To presbyters, as to bishops, the dispensation of the mysteries of God has been committed. (2) For they preside over the churches of Christ and are partners with the bishops in the confecting of the divine body and blood, similarly also in teaching the people and in the office of preaching. By reason of authority, the ordination and consecration of clerics is reserved solely to the bishop, lest, the discipline of the church being claimed by many, it might loosen the concord and generate scandals. Paul the apostle asserted that those presbyters, under the name of bishops, are truly priests when he says to Titus: "I left you behind in Crete for this reason, so that you should put in order what remained to be done, and should appoint elders in every town, as I directed you: someone who is blameless, married only once, whose children are believers, not accused of debauchery and not rebellious. For a bishop... must be blameless" [Titus 1:5-7]. By this statement he showed that presbyters also are to be classified under the name of bishops. (3) And when he wrote to Timothy about the ordination of the bishop and the deacon [see 1 Tim 3:1-13], he was totally silent about presbyters, because he included them in the name of bishops. For the presbyterate is a second and almost joined grade, as he also wrote to the Philippians "[with their] bishops and deacons" [Phil 1:1], since it is not possible that one city would have many bishops. Also in Acts, about to go to Jerusalem, he gathered the presbyters of the church and said to them among other things: "Keep watch over the flock, of which the Holy Spirit has ordained you bishop" [Acts 20:28]. And that such presbyters in the church have been constituted to be just like bishops, both the apostle says to Titus [see Titus 1:6], and the canons themselves testify.

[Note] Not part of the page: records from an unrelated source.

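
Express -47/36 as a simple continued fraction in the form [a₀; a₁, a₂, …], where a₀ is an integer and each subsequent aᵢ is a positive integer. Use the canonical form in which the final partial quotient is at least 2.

[-2; 1, 2, 3, 1, 2]

⌊-47/36⌋ = -2, remainder 25
⌊36/25⌋ = 1, remainder 11
⌊25/11⌋ = 2, remainder 3
⌊11/3⌋ = 3, remainder 2
⌊3/2⌋ = 1, remainder 1
⌊2/1⌋ = 2, remainder 0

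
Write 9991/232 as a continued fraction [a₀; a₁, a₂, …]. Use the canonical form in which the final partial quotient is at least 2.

[43; 15, 2, 7]

⌊9991/232⌋ = 43, remainder 15
⌊232/15⌋ = 15, remainder 7
⌊15/7⌋ = 2, remainder 1
⌊7/1⌋ = 7, remainder 0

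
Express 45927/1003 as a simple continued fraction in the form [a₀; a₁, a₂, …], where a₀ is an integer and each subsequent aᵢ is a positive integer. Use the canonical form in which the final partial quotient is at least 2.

45927 ÷ 1003 → quotient 45, remainder 792
1003 ÷ 792 → quotient 1, remainder 211
792 ÷ 211 → quotient 3, remainder 159
211 ÷ 159 → quotient 1, remainder 52
159 ÷ 52 → quotient 3, remainder 3
52 ÷ 3 → quotient 17, remainder 1
3 ÷ 1 → quotient 3, remainder 0

[45; 1, 3, 1, 3, 17, 3]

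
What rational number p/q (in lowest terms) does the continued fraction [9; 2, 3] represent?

Start with 3.
2 + 1/(3/1) = 2 + 1/3 = 7/3
9 + 1/(7/3) = 9 + 3/7 = 66/7

66/7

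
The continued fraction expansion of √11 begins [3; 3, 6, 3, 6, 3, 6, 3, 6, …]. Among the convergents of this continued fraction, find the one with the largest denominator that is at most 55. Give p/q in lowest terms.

63/19

a_0 = 3: 3/1  (≤ bound)
a_1 = 3: 10/3  (≤ bound)
a_2 = 6: 63/19  (≤ bound)
a_3 = 3: 199/60  (> 55, stop)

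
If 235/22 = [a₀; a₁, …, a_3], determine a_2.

235 ÷ 22 → quotient 10, remainder 15
22 ÷ 15 → quotient 1, remainder 7
15 ÷ 7 → quotient 2, remainder 1

2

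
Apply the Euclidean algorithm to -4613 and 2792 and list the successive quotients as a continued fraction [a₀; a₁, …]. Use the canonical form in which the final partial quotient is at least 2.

[-2; 2, 1, 7, 40, 3]

Apply division with remainder until the remainder is 0:
-4613 = -2·2792 + 971, so a_0 = -2
2792 = 2·971 + 850, so a_1 = 2
971 = 1·850 + 121, so a_2 = 1
850 = 7·121 + 3, so a_3 = 7
121 = 40·3 + 1, so a_4 = 40
3 = 3·1 + 0, so a_5 = 3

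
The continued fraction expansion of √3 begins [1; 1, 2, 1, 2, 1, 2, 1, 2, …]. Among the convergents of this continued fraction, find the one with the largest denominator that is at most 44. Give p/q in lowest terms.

a_0 = 1: 1/1  (≤ bound)
a_1 = 1: 2/1  (≤ bound)
a_2 = 2: 5/3  (≤ bound)
a_3 = 1: 7/4  (≤ bound)
a_4 = 2: 19/11  (≤ bound)
a_5 = 1: 26/15  (≤ bound)
a_6 = 2: 71/41  (≤ bound)
a_7 = 1: 97/56  (> 44, stop)

71/41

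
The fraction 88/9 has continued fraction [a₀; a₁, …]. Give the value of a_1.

Repeatedly divide and take the remainder:
88 ÷ 9 → quotient 9, remainder 7
9 ÷ 7 → quotient 1, remainder 2

1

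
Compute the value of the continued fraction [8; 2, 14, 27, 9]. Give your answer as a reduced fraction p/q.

Work from the innermost term outward:
Start with 9.
27 + 1/(9/1) = 27 + 1/9 = 244/9
14 + 1/(244/9) = 14 + 9/244 = 3425/244
2 + 1/(3425/244) = 2 + 244/3425 = 7094/3425
8 + 1/(7094/3425) = 8 + 3425/7094 = 60177/7094

60177/7094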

(4) Presbyters are named such, however, by merit and wisdom, not by age. For Moses also was directed to choose presbyters. Whence it is also said in Proverbs: "the beauty of the aged is their grey hair" [Prov 20:29]. What is the grey hair? There is no doubt that it is wisdom, about which it is written: "the grey hair of men is discretion" [Wis 4:8]. When we read [Gen 5:27] that men from Adam up to Abraham had lived more than nine hundred years, no other person is first called presbyter, that is, elder, except Abraham, who is proven to have lived far fewer years. Therefore presbyters are named not on account of decrepit old age but on account of wisdom. And if this is so, it is a wonder why they are constituted foolish.